If we have two pairs of colliding black holes at the same time, will the gravitational waves we measure here on Earth be twice the amplitude?

If so then I thought Einstein said gravity cannot be superposed, in contrast with what Newton said.

Shaula
2018-Jan-18, 05:25 AM
If so then I thought Einstein said gravity cannot be superposed, in contrast with what Newton said.
Nope. See: https://en.wikipedia.org/wiki/Linearized_gravity#Linearized_Einstein_field_equat ions

In the weak field approximation GR is a linear system, that is how you recover Newtonian gravity as a weak field approximation of GR. It is only in the case of very strong fields that you have to take into account non-linear effects.

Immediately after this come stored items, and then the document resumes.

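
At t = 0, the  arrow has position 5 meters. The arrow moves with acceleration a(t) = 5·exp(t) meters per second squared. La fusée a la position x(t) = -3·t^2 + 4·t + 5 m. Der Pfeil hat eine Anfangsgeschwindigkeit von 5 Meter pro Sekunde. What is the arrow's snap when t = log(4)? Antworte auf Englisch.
We must differentiate our acceleration equation a(t) = 5·exp(t) 2 times. Differentiating acceleration, we get jerk: j(t) = 5·exp(t). The derivative of jerk gives snap: s(t) = 5·exp(t). We have snap s(t) = 5·exp(t). Substituting t = log(4): s(log(4)) = 20.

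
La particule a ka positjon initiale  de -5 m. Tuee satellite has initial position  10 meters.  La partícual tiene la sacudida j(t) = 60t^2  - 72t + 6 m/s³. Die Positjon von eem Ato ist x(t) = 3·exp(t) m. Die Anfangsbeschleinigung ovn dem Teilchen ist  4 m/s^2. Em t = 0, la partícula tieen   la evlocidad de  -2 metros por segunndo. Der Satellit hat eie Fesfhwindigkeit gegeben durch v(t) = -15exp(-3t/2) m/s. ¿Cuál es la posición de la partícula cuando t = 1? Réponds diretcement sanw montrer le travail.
La posición en t = 1 es x = -6.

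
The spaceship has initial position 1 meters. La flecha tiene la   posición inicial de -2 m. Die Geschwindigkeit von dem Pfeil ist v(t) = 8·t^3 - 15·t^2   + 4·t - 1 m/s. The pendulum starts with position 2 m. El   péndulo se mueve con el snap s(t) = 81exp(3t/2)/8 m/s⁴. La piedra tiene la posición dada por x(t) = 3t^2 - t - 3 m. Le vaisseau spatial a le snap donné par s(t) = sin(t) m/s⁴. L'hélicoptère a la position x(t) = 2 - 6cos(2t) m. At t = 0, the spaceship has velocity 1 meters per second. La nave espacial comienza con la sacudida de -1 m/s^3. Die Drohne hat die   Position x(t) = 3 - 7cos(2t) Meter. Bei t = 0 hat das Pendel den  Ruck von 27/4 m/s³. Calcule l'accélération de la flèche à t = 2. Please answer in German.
Ausgehend von der Geschwindigkeit v(t) = 8·t^3 - 15·t^2 + 4·t - 1, nehmen wir 1 Ableitung. Die Ableitung von der Geschwindigkeit ergibt die Beschleunigung: a(t) = 24·t^2 - 30·t + 4. Mit a(t) = 24·t^2 - 30·t + 4 und Einsetzen von t = 2, finden wir a = 40.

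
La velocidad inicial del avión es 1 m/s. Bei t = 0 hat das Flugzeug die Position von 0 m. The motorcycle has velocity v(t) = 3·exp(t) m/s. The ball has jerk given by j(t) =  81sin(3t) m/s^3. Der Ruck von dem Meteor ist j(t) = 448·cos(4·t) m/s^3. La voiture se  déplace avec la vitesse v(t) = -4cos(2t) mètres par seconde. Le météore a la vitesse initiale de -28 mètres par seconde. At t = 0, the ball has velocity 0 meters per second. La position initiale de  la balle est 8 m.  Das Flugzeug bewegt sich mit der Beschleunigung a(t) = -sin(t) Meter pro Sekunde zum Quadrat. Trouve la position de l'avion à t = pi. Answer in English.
To find the answer, we compute 2 antiderivatives of a(t) = -sin(t). Integrating acceleration and using the initial condition v(0) = 1, we get v(t) = cos(t). Taking ∫v(t)dt and applying x(0) = 0, we find x(t) = sin(t). From the given position equation x(t) = sin(t), we substitute t = pi to get x = 0.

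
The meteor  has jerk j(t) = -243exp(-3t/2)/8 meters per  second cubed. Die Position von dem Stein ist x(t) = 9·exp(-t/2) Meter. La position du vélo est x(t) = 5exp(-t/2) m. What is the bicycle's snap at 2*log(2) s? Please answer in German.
Um dies zu lösen, müssen wir 4 Ableitungen unserer Gleichung für die Position x(t) = 5·exp(-t/2) nehmen. Mit d/dt von x(t) finden wir v(t) = -5·exp(-t/2)/2. Durch Ableiten von der Geschwindigkeit erhalten wir die Beschleunigung: a(t) = 5·exp(-t/2)/4. Die Ableitung von der Beschleunigung ergibt den Ruck: j(t) = -5·exp(-t/2)/8. Die Ableitung von dem Ruck ergibt den Snap: s(t) = 5·exp(-t/2)/16. Wir haben den Snap s(t) = 5·exp(-t/2)/16. Durch Einsetzen von t = 2*log(2): s(2*log(2)) = 5/32.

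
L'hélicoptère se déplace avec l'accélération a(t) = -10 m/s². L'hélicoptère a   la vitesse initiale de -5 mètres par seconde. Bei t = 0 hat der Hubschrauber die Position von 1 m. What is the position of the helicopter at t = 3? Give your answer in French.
En partant de l'accélération a(t) = -10, nous prenons 2 intégrales. En intégrant l'accélération et en utilisant la condition initiale v(0) = -5, nous obtenons v(t) = -10·t - 5. En intégrant la vitesse et en utilisant la condition initiale x(0) = 1, nous obtenons x(t) = -5·t^2 - 5·t + 1. En utilisant x(t) = -5·t^2 - 5·t + 1 et en substituant t = 3, nous trouvons x = -59.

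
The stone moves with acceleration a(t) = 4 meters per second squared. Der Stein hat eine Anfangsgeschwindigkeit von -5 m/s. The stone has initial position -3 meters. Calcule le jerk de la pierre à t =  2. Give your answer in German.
Ausgehend von der Beschleunigung a(t) = 4, nehmen wir 1 Ableitung. Die Ableitung von der Beschleunigung ergibt den Ruck: j(t) = 0. Aus der Gleichung für den Ruck j(t) = 0, setzen wir t = 2 ein und erhalten j = 0.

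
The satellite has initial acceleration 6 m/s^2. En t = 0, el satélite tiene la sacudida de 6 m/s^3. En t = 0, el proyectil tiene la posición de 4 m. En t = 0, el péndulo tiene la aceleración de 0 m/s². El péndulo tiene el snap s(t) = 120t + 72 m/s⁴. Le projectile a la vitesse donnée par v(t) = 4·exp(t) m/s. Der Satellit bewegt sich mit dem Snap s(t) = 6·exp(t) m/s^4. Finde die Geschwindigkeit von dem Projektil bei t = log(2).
Wir haben die Geschwindigkeit v(t) = 4·exp(t). Durch Einsetzen von t = log(2): v(log(2)) = 8.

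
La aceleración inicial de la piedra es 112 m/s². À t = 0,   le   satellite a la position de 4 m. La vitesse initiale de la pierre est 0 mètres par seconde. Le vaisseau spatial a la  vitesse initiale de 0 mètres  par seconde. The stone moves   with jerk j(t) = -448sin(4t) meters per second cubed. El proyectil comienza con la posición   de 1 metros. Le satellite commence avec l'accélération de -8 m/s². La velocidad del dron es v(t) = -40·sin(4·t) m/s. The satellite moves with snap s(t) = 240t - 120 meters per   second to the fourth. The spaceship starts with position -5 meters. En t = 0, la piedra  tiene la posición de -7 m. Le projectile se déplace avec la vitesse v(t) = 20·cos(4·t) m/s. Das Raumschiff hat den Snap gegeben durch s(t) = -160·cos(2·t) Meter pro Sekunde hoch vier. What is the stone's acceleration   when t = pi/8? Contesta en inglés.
To solve this, we need to take 1 antiderivative of our jerk equation j(t) = -448·sin(4·t). Integrating jerk and using the initial condition a(0) = 112, we get a(t) = 112·cos(4·t). We have acceleration a(t) = 112·cos(4·t). Substituting t = pi/8: a(pi/8) = 0.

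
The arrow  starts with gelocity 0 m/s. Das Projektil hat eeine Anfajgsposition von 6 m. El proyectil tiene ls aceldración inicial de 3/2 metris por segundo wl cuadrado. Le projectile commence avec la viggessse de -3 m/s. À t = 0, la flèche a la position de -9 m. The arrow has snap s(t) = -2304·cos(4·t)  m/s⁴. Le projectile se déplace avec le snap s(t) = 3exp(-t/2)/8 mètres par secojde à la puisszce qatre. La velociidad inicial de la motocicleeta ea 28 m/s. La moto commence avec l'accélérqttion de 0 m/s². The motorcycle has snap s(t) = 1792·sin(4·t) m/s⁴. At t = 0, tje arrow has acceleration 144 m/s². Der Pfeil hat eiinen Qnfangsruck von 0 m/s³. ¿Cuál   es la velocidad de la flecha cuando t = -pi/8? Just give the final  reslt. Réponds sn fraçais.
v(-pi/8) = -36.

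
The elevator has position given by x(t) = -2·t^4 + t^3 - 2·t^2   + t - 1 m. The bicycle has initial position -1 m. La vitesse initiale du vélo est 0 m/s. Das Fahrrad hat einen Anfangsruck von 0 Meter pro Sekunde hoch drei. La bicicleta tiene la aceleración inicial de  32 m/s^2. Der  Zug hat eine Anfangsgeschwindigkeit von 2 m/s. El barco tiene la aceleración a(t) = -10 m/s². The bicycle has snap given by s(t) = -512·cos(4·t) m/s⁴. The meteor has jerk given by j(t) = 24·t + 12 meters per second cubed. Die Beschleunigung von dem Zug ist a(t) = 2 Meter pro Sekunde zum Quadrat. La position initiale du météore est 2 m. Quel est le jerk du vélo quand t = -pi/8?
Pour résoudre ceci, nous devons prendre 1 intégrale de notre équation du snap s(t) = -512·cos(4·t). En prenant ∫s(t)dt et en appliquant j(0) = 0, nous trouvons j(t) = -128·sin(4·t). De l'équation du jerk j(t) = -128·sin(4·t), nous substituons t = -pi/8 pour obtenir j = 128.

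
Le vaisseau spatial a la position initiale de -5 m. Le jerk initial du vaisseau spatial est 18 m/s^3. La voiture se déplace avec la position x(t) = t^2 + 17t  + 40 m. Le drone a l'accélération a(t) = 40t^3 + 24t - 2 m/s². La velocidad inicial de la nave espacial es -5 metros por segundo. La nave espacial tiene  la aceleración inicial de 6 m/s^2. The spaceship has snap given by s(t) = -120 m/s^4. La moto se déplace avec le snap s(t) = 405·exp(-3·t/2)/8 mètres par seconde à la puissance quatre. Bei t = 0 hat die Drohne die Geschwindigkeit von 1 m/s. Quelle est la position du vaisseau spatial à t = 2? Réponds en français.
Nous devons intégrer notre équation du snap s(t) = -120 4 fois. En intégrant le snap et en utilisant la condition initiale j(0) = 18, nous obtenons j(t) = 18 - 120·t. L'intégrale du jerk est l'accélération. En utilisant a(0) = 6, nous obtenons a(t) = -60·t^2 + 18·t + 6. En intégrant l'accélération et en utilisant la condition initiale v(0) = -5, nous obtenons v(t) = -20·t^3 + 9·t^2 + 6·t - 5. La primitive de la vitesse, avec x(0) = -5, donne la position: x(t) = -5·t^4 + 3·t^3 + 3·t^2 - 5·t - 5. Nous avons la position x(t) = -5·t^4 + 3·t^3 + 3·t^2 - 5·t - 5. En substituant t = 2: x(2) = -59.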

Edit: To make it clear this means that in the weak field approximation (which will cover your scenario) you can treat the system as linear and so add the gravitational wave amplitudes. Although as there is no requirement for them to be in phase you won't get twice the amplitude generally.

philippeb8
2018-Jan-18, 05:37 AM
Nope. See: https://en.wikipedia.org/wiki/Linearized_gravity#Linearized_Einstein_field_equat ions

In the weak field approximation GR is a linear system, that is how you recover Newtonian gravity as a weak field approximation of GR. It is only in the case of very strong fields that you have to take into account non-linear effects.

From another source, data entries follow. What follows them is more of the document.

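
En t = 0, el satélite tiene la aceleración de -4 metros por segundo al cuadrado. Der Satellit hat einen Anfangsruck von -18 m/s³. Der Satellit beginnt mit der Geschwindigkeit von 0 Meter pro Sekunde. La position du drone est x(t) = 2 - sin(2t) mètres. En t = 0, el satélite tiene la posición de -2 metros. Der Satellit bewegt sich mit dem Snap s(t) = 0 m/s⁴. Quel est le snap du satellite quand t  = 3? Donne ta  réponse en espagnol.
Tenemos el snap s(t) = 0. Sustituyendo t = 3: s(3) = 0.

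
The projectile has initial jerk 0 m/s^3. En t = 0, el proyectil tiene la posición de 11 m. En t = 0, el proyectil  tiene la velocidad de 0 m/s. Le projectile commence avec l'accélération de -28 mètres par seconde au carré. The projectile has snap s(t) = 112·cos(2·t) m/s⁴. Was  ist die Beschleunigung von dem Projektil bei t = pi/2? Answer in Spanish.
Partiendo del snap s(t) = 112·cos(2·t), tomamos 2 antiderivadas. Tomando ∫s(t)dt y aplicando j(0) = 0, encontramos j(t) = 56·sin(2·t). Integrando la sacudida y usando la condición inicial a(0) = -28, obtenemos a(t) = -28·cos(2·t). De la ecuación de la aceleración a(t) = -28·cos(2·t), sustituimos t = pi/2 para obtener a = 28.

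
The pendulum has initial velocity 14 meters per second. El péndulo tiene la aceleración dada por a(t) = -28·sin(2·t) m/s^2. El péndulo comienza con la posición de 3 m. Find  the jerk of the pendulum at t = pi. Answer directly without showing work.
At t = pi, j = -56.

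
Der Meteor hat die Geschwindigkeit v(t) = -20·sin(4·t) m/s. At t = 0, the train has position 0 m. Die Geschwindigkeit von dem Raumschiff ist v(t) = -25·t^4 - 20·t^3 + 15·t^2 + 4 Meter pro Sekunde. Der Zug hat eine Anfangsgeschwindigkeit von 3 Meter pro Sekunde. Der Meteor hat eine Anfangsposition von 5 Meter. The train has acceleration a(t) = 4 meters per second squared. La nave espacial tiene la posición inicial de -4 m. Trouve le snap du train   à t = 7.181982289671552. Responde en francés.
Pour résoudre ceci, nous devons prendre 2 dérivées de notre équation de l'accélération a(t) = 4. En prenant d/dt de a(t), nous trouvons j(t) = 0. En prenant d/dt de j(t), nous trouvons s(t) = 0. En utilisant s(t) = 0 et en substituant t = 7.181982289671552, nous trouvons s = 0.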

Edit: To make it clear this means that in the weak field approximation (which will cover your scenario) you can treat the system as linear and so add the gravitational wave amplitudes. Although as there is no requirement for them to be in phase you won't get twice the amplitude generally.

Ah... got it!

philippeb8
2018-Jan-18, 05:51 AM
Ah... got it!

(Everything is so clear in my head now, thanks CQ!)

tusenfem
2018-Jan-18, 05:56 AM
(I asked permission for this question beforehand but I'll make it quick nevertheless)

If we have two pairs of colliding black holes at the same time, will the gravitational waves we measure here on Earth be twice the amplitude?

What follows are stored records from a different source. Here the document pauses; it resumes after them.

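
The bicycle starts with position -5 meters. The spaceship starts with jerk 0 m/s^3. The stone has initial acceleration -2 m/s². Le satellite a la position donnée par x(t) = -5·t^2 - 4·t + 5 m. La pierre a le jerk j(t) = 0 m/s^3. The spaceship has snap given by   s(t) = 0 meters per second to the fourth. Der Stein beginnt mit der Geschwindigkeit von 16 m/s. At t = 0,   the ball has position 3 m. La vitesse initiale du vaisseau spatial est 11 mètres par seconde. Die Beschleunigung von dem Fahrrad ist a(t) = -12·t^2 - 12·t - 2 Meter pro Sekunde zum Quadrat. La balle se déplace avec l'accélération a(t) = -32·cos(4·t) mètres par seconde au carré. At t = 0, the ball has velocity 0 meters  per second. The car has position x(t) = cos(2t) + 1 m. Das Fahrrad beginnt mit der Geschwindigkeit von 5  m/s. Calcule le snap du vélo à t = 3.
Nous devons dériver notre équation de l'accélération a(t) = -12·t^2 - 12·t - 2 2 fois. La dérivée de l'accélération donne le jerk: j(t) = -24·t - 12. La dérivée du jerk donne le snap: s(t) = -24. De l'équation du snap s(t) = -24, nous substituons t = 3 pour obtenir s = -24.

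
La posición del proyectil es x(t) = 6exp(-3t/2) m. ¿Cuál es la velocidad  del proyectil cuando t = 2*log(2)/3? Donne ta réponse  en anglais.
We must differentiate our position equation x(t) = 6·exp(-3·t/2) 1 time. Differentiating position, we get velocity: v(t) = -9·exp(-3·t/2). Using v(t) = -9·exp(-3·t/2) and substituting t = 2*log(2)/3, we find v = -9/2.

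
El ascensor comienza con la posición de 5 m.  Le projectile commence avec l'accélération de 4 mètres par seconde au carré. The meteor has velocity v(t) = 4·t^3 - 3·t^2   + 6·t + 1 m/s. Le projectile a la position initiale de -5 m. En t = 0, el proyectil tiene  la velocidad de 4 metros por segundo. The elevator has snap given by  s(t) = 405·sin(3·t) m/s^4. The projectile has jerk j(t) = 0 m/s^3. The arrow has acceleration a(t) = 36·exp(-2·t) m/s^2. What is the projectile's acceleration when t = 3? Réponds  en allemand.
Wir müssen das Integral unserer Gleichung für den Ruck j(t) = 0 1-mal finden. Das Integral von dem Ruck, mit a(0) = 4, ergibt die Beschleunigung: a(t) = 4. Aus der Gleichung für die Beschleunigung a(t) = 4, setzen wir t = 3 ein und erhalten a = 4.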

If so then I thought Einstein said gravity cannot be superposed, in contrast with what Newton said.


If you ask me permission, you might have the decency to wait until I say yes or no!

Jens
2018-Jan-18, 09:51 AM
By the way, I think the question is about waves being superimposed, not superposing, which I guess means to really strike a pose.

Grey
2018-Jan-18, 05:27 PM
It's perhaps worthwhile to note that everything we know about how gravitational waves behave is from Einstein's general relativity. We've had some indirect measurements over time (for example, the observed loss of orbital energy over time in a binary pulsar system), and the recent (and impressive!) direct observations from LIGO. But we were able to build something to detect them precisely because they appear to behave exactly the way Einstein predicted they would. If there are any differences between how gravitational waves actually behave and Einstein's predictions (note that he thought it was purely academic; it sounds like he didn't think that we'd ever be able to actually observe them), we'll need even better tools than LIGO.